We have a problem,
\(\cfrac { \partial \, B }{ \partial \, t } =-i\cfrac { \partial \, E }{ \partial x^{ ' } } \)
\( B=-i\int {\cfrac { \partial \, t }{ \partial x^{ ' } } \cfrac { \partial \, E }{ \partial x^{ ' } } } \cfrac { \partial \, x^{ ' } }{ \partial \,t }d\, t\)
\( B=-i\int { \cfrac { \partial \, t }{ \partial x^{ ' } }\partial \, E } \)
\( B=\cfrac { -i\,E }{ c } \) assuming \(B=0\) when \(E=0\)
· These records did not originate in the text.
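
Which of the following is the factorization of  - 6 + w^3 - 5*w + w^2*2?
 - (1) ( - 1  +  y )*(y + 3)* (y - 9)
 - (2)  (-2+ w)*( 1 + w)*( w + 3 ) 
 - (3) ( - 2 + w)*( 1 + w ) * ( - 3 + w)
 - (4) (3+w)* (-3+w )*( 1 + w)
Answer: 2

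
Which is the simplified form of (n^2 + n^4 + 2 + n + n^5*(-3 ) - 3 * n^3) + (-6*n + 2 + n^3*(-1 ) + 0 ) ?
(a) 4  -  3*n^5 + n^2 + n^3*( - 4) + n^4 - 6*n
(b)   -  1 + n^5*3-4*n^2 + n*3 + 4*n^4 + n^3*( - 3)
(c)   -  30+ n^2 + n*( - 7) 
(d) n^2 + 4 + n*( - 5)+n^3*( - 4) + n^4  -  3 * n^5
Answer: d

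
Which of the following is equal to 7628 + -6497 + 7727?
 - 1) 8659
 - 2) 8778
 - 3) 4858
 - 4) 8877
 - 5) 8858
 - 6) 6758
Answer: 5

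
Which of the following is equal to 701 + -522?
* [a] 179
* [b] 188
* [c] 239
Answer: a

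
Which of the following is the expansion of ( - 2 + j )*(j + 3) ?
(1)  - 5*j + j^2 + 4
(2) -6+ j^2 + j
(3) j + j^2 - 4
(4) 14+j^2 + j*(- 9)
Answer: 2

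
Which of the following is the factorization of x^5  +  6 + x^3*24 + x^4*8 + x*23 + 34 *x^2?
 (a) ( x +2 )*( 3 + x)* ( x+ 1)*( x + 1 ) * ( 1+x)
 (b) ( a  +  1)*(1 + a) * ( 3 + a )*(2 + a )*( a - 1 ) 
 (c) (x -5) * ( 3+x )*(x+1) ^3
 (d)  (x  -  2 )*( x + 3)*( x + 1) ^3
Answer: a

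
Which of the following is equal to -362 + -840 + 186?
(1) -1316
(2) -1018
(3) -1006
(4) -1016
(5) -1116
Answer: 4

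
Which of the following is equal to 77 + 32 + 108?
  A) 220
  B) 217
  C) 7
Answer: B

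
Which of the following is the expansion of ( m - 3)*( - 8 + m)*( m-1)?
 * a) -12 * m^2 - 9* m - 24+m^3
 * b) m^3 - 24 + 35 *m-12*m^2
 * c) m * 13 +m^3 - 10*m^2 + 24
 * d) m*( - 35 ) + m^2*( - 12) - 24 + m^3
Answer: b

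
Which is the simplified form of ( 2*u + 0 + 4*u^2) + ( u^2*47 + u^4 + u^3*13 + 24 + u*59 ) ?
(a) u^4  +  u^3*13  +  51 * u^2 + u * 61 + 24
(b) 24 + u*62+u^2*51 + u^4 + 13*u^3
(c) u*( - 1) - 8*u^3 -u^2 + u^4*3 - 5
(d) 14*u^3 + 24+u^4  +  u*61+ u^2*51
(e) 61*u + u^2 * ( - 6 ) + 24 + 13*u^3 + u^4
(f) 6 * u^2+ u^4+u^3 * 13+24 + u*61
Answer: a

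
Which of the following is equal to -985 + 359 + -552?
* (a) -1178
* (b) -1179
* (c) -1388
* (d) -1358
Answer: a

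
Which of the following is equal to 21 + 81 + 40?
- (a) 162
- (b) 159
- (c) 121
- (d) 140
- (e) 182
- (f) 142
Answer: f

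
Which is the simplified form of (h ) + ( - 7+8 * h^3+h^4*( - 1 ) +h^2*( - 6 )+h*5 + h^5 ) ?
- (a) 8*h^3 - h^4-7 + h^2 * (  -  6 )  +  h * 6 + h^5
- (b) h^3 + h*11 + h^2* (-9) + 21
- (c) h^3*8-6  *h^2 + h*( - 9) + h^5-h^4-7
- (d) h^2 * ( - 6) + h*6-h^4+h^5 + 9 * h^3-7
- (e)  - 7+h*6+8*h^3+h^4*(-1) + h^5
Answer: a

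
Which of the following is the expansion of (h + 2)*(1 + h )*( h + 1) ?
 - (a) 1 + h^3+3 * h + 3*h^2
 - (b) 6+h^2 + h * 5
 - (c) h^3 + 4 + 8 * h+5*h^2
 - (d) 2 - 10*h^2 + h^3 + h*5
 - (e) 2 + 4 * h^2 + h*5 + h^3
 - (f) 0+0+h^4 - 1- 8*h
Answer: e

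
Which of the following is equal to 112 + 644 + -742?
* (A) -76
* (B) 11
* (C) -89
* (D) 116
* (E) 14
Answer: E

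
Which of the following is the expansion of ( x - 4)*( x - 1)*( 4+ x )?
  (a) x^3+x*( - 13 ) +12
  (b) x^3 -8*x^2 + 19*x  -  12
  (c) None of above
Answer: c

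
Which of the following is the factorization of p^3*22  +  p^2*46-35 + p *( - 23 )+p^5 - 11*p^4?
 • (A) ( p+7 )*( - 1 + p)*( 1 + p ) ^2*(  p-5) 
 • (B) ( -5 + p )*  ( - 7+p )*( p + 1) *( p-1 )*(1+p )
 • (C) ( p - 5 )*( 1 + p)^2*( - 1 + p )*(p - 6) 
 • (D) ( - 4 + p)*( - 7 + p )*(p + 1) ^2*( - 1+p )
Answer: B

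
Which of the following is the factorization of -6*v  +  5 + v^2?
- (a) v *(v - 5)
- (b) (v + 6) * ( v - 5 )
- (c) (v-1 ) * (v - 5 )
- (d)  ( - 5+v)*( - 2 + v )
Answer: c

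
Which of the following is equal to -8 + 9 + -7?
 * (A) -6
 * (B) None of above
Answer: A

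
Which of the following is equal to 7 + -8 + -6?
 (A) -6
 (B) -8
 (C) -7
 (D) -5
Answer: C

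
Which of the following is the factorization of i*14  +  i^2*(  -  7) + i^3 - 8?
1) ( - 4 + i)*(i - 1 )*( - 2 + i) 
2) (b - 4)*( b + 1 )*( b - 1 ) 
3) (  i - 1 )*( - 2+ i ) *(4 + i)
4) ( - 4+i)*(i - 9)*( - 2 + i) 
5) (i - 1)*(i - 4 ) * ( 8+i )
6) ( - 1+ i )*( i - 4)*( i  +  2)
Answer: 1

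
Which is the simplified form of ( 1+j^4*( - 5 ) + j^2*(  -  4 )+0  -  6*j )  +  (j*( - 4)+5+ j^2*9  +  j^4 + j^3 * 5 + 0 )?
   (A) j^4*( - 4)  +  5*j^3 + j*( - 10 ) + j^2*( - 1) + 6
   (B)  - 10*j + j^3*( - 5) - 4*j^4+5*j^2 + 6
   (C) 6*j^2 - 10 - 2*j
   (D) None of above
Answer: D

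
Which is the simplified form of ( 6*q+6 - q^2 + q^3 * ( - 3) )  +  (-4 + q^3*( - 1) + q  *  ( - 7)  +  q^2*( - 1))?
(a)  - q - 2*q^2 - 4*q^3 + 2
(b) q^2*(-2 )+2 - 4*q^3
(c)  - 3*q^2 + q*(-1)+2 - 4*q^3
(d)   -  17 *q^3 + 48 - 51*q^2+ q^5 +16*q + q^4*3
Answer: a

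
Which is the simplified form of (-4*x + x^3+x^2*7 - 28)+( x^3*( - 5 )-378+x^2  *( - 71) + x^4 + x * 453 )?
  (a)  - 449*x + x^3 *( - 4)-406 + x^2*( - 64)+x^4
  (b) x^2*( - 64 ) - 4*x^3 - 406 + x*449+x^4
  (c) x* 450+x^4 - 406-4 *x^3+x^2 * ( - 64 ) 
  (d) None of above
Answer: b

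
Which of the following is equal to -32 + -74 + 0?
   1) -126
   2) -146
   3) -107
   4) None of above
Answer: 4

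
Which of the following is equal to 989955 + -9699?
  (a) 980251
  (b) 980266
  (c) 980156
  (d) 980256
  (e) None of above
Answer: d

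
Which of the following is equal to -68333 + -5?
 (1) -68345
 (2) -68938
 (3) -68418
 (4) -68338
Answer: 4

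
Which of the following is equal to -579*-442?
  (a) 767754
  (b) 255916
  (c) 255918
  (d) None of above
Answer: c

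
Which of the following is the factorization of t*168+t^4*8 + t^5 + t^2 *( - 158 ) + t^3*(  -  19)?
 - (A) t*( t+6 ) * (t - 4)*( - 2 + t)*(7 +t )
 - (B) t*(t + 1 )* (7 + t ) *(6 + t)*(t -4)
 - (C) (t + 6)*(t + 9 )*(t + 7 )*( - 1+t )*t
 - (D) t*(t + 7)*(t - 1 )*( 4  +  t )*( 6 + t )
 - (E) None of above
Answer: E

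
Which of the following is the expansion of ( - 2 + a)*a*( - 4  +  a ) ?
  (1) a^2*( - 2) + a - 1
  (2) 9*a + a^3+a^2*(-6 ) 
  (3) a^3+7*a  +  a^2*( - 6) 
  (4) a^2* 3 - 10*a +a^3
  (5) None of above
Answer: 5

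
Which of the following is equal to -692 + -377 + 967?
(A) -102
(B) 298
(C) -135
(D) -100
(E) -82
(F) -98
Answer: A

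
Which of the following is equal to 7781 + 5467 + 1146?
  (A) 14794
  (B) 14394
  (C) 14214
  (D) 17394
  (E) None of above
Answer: B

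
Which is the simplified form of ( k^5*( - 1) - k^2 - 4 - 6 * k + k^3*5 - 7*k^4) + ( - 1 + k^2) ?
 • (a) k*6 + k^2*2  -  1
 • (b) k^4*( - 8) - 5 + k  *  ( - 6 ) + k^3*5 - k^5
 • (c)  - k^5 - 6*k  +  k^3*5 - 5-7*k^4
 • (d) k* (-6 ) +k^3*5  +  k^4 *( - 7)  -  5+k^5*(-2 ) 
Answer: c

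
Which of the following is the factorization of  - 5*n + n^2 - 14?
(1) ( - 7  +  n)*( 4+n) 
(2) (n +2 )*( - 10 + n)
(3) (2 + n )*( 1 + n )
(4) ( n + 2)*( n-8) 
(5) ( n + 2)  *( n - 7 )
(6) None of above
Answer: 5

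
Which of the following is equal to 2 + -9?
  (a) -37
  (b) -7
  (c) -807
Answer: b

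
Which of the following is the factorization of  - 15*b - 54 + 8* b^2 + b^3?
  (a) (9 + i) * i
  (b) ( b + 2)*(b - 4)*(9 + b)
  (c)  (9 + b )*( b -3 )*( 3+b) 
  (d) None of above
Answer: d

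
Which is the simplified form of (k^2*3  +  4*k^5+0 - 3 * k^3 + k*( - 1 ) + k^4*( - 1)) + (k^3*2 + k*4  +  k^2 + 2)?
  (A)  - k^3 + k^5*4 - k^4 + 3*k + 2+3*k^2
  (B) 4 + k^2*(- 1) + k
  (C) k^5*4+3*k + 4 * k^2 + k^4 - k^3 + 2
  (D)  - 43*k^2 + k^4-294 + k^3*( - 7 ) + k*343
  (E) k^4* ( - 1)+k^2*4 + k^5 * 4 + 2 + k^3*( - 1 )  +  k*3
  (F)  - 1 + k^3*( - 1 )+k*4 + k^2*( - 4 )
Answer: E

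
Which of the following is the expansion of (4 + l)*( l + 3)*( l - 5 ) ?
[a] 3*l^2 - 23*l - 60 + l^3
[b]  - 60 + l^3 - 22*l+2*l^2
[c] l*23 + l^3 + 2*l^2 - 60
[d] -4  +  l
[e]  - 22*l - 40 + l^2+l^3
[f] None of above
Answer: f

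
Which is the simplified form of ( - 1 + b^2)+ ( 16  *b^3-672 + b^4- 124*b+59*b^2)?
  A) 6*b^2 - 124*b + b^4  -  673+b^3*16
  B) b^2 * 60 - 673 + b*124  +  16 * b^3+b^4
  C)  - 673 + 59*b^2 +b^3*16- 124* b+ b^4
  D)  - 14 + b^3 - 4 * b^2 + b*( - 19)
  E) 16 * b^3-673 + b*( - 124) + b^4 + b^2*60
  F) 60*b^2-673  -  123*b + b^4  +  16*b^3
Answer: E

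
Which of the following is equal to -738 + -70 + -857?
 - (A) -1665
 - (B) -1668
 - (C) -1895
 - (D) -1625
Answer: A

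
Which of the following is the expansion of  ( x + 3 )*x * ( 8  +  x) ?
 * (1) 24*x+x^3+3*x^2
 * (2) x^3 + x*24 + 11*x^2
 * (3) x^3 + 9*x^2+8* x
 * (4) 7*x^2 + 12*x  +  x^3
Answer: 2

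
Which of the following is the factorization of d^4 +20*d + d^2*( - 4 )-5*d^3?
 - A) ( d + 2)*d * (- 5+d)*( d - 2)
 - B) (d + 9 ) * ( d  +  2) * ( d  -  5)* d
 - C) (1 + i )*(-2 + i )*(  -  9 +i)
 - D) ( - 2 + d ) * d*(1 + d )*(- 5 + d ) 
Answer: A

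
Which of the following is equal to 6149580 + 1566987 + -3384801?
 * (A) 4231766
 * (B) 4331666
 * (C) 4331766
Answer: C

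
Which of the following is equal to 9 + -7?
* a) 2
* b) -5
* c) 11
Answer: a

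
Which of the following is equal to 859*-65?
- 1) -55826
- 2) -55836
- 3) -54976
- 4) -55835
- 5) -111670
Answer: 4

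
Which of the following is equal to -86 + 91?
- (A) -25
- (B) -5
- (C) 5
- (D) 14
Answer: C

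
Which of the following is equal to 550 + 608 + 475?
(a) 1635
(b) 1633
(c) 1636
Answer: b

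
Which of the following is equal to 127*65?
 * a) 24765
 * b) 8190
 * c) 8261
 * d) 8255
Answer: d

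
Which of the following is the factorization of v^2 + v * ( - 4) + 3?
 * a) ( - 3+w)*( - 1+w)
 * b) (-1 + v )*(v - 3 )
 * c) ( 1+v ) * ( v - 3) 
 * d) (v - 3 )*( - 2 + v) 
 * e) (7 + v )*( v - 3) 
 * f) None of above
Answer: b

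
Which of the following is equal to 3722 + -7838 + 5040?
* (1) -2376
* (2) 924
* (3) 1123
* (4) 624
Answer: 2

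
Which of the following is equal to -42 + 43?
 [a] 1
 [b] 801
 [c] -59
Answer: a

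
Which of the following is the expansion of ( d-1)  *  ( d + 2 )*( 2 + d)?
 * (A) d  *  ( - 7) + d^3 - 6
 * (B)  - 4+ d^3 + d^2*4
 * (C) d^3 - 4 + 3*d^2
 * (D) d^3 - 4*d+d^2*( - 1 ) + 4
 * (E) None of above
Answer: C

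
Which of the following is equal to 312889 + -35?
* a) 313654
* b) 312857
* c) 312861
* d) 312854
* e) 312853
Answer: d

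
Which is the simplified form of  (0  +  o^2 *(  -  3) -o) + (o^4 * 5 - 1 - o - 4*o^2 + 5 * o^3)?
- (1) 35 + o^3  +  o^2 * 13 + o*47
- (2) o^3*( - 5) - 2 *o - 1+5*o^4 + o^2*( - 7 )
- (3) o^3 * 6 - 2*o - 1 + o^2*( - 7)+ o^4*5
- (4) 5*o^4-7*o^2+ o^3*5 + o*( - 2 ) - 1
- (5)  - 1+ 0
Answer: 4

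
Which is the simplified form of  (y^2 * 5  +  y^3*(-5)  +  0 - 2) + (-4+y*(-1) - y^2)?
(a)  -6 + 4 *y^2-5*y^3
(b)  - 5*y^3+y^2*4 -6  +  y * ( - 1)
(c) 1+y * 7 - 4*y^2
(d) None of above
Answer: b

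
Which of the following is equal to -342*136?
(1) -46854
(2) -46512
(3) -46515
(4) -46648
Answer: 2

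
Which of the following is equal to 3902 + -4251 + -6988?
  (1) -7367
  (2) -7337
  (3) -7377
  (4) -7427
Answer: 2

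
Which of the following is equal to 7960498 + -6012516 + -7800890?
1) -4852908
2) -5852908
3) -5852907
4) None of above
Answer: 2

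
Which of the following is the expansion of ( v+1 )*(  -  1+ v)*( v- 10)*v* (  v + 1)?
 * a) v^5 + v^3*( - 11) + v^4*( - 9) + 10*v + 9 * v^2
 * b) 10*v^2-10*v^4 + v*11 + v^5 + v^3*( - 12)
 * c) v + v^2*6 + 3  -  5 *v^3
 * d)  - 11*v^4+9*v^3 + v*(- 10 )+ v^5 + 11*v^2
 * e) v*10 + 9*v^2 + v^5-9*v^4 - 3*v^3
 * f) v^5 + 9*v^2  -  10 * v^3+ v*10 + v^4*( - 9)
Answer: a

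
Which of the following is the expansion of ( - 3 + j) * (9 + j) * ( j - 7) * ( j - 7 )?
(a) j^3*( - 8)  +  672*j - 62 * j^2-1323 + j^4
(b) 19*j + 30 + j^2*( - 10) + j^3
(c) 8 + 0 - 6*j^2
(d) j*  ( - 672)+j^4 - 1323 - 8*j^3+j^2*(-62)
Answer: a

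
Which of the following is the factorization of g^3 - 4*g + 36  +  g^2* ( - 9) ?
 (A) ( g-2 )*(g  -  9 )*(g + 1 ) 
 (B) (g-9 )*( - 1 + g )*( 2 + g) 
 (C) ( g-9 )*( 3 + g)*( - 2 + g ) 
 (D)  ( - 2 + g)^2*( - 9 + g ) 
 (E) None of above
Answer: E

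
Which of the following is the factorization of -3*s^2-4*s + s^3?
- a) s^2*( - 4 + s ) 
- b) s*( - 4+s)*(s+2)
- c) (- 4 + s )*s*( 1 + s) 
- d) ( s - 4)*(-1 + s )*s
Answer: c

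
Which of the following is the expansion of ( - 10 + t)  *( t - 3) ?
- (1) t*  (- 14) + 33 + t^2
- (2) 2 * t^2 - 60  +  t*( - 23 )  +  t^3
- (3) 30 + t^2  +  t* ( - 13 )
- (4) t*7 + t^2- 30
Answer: 3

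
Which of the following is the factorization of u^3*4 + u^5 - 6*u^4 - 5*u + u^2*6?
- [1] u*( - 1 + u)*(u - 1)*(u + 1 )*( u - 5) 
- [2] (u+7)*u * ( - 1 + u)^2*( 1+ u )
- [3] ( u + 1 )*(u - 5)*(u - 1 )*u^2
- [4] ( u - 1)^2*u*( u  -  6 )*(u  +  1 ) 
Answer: 1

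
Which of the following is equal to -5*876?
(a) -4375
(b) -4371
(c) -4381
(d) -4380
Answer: d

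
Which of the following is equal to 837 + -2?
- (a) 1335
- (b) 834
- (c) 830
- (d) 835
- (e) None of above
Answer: d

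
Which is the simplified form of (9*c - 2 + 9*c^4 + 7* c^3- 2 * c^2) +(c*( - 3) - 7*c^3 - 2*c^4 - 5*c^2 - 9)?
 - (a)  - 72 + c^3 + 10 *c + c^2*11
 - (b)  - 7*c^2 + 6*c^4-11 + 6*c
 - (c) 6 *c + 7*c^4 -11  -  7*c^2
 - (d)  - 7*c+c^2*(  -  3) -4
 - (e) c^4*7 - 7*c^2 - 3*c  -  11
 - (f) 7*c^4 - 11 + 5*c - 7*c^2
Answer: c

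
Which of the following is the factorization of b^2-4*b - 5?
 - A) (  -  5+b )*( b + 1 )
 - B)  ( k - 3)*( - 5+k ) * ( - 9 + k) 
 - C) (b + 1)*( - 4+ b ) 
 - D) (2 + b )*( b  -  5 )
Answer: A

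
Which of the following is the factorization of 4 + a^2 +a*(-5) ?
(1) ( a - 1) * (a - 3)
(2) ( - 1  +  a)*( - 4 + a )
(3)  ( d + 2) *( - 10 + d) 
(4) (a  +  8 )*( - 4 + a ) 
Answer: 2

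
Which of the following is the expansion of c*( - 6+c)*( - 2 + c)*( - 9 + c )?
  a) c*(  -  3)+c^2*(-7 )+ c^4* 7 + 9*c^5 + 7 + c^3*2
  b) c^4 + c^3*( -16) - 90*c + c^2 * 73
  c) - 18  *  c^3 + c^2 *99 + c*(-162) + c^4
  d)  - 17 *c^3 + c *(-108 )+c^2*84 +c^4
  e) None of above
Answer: d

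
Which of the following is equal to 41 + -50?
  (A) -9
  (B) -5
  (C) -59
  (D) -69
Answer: A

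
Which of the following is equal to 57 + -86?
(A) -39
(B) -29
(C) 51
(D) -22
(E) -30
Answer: B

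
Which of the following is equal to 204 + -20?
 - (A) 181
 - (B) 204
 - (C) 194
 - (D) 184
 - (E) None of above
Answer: D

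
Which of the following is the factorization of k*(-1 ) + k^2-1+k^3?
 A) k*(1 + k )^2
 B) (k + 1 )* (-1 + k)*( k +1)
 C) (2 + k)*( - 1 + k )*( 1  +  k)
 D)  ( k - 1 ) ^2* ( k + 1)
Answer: B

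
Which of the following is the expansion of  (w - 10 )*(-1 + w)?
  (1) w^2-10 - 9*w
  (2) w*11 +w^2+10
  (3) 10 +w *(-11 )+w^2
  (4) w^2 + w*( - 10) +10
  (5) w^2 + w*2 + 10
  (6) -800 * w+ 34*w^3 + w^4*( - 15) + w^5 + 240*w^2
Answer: 3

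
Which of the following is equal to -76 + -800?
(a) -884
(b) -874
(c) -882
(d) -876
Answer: d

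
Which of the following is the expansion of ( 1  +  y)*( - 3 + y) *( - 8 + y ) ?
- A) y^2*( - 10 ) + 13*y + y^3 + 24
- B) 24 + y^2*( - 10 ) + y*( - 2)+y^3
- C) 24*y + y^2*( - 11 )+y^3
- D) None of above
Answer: A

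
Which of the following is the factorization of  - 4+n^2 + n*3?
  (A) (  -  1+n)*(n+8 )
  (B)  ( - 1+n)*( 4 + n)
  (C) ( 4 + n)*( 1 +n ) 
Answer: B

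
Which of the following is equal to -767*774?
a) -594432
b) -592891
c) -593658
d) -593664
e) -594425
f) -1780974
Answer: c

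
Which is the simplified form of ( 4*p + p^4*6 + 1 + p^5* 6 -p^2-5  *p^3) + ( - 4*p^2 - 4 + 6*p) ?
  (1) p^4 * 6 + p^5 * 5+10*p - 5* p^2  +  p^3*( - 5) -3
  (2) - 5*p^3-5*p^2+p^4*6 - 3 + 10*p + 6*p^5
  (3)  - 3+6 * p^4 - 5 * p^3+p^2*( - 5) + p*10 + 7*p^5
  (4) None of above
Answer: 2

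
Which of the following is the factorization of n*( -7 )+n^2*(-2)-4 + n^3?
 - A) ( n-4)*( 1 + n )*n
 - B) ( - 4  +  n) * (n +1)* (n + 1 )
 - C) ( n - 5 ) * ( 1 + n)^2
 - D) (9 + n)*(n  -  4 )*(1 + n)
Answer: B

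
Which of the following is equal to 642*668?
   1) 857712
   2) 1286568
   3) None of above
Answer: 3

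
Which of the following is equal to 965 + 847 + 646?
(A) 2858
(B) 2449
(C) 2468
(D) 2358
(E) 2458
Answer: E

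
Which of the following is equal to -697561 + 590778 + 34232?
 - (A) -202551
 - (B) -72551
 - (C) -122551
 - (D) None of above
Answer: B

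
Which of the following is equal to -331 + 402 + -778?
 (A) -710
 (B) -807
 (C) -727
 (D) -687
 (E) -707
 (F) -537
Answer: E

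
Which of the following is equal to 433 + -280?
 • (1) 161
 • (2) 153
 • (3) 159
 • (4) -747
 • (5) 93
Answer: 2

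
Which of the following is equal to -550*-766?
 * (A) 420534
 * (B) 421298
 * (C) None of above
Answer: C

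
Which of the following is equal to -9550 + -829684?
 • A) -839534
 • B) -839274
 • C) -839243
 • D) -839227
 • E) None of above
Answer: E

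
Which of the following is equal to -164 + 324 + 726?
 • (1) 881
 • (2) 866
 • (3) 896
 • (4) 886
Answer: 4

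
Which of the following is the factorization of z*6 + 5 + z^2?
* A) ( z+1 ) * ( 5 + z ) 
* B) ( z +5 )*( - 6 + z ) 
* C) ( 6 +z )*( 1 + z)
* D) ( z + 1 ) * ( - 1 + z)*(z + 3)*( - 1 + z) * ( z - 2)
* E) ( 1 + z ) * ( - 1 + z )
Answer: A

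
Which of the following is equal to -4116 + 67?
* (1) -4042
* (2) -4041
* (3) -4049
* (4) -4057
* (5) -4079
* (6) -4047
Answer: 3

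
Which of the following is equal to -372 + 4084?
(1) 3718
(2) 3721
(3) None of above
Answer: 3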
where \(-i\) rotates \(E\) into the \(x^{'}\) direction which is the direction of \(B\).
Although, given,
\(\cfrac{1}{c}=\sqrt{\mu_o\varepsilon_o}\), we have
\( B^2=\cfrac { (-i)^2}{ c^2 }E^2 \)
\( B^2=-\mu_o\varepsilon_oE^2 \)
\( B^2=\mu_o\varepsilon_oE^2e^{i\pi} \)
or,
\( B^2=\mu_o\varepsilon_o(Ee^{i\pi/2})^2 \)
that \(B\) and \(E\) are \(\pi/2\) out of phase. And so,
\(\cfrac{1}{2\mu_o}\left|B\right|^2=\cfrac{1}{2}\varepsilon_o\left|E\right|^2 \)
which is consistent. Euler strikes again. \(e^{-i\pi/2}=-i\)